Energy demand forecasting

Energy is vital for the sustainable development of any nation – be it social, economic, or environmental. In the past decade, energy consumption has increased exponentially globally. Energy management is crucial for the future economic prosperity and environmental security. Energy is linked to industrial production, agricultural output, health, access to water, population, education, quality of life, etc.

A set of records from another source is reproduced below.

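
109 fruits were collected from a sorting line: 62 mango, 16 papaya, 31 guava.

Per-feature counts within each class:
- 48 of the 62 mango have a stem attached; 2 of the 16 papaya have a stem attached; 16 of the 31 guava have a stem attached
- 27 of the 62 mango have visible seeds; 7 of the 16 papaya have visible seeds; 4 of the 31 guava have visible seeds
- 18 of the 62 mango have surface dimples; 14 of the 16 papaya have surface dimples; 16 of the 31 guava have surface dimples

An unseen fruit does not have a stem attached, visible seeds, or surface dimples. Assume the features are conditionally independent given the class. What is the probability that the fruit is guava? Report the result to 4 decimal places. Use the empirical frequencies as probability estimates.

0.4895

mango: (62/109) × (14/62) × (35/62) × (44/62) ≈ 0.0514563
papaya: (16/109) × (14/16) × (9/16) × (2/16) ≈ 0.00903096
guava: (31/109) × (15/31) × (27/31) × (15/31) ≈ 0.0579958
P(guava | x) = 0.0579958 / 0.11848306 ≈ 0.4895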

The aim of this project is to develop an ML framework to forecast eletric load by utilising Azure HyperDrive and Azure AutoML. Electric load forecasting refers to forecasting electricity demand and energy a few minutes to a few decades ahead. As a fundamental business problem in the utility industry, load forecasting has extensive applications, such as power systems operations and planning, customer services, revenue management, energy trading, and so forth.

Caveat: The aim of this project was to practice developing ML pipelines using Azure HyperDrive and Azure AutoML, not to achieve the best accuracy nor applying proper data science methodology to problem solving. Therefore, minimal effort was invested in data ETL, EDA, evaluation, etc. which are major components of a data science projects.

1. Dataset

1.1. Overview

The dataset was taken from Kaggle: Energy Forecasting for Power Industry Dataset. It contains historical demand and weather data for Kuwait from 2004 to 2006. The dataset schema is as follows:

Column	Unit	Resolution	Target variable
Electricity load	MwH	30 min	Yes
Average temperature	degree Celcius	Daily	No
Average Humidity	g/m3	Daily	No
Holiday index	N/A	Daily	No
Sunrise time	N/A	Daily	No
Sunset time	N/A	Daily	No

The dataset is already split into a training and validation set which are described as follows:

Attribute	Training set	Validation set
Start date	2004-01-01	2006-10-01
End date	2006-09-30	2006-24-11
Number of records	48190	2594

1.2. Task

The aim of this project is to train a machine learning model to forecast eletric load by 2 approaches. The first is manual model development and feature engineering, and hyperparameter tuning using Azure HyperDrive. The second is to automatically perform the above steps using Azure AutoML. The best model obtained by the 2 approaches will be registered to Azure Machine Learning and deployed as a web service, which allows applications to obtain prediction by sending HTTP POST requests to the webservice's endpoint.

1.3. Access

The dataset was originally stored in 2 csv files: training.csv and validation.csv. I uploaded them into the Azure ML's workspace datastore, which are then registered as 2 datasets. This allows them to be internal to Azure machine learning and loaded during remote model training sessions.

2. Automated ML

2.1. Overview

The AutoML pipeline was developed using the following settings:

AutoMLConfig(
    compute_target=compute_target,
    task='forecasting',
    training_data=data_train,
    validation_data=data_valid,
    label_column_name='TOTAL Load',
    time_column_name='DATE',
    enable_early_stopping=True,
    featurization='auto',
    debug_log = 'automl_errors.log',
    experiment_timeout_minutes=15,
    max_concurrent_iterations=10,
    primary_metric='r2_score',
    forecast_horizon=48,
    target_lags=48
)

Explanation:

compute_target: STANDARD_DS12_V2: 4vCPU, 28GiB Memory with 6 nodes. This is an average-sized VM for training multiple ML models at the same time.
task='forecasting': This is because we're interested in predicting future electricity load, instead of simply inferencing electricity load based on the available variables like humidity, temperature.
enable_early_stopping=True: This is to reduce the likelihood of overfitting.
featurization='auto': This is the main strength of AutoML. We'll let it carry out feature engineering automatically
experiment_timeout_minutes=15: Mainly because I was pressed on time hence can't afford for the experiment to run too long. This is added on top of the preparation steps which already took ~45 minutes, increasing the experiment run time to ~1hr.
primary_metric='r2_score': While RMSE would do just fine as a primary metric, R2 score is just easier to analyse by seeing how close it is to 1.
forecast_horizon=48, target_lags=48: We're interested in predicting the load for the next day.

2.2. Results

The best model generated by AutoML is a VotingEnsemble, which is an ensemble of 2 models: XGBoostRegressors, and ElasticNet.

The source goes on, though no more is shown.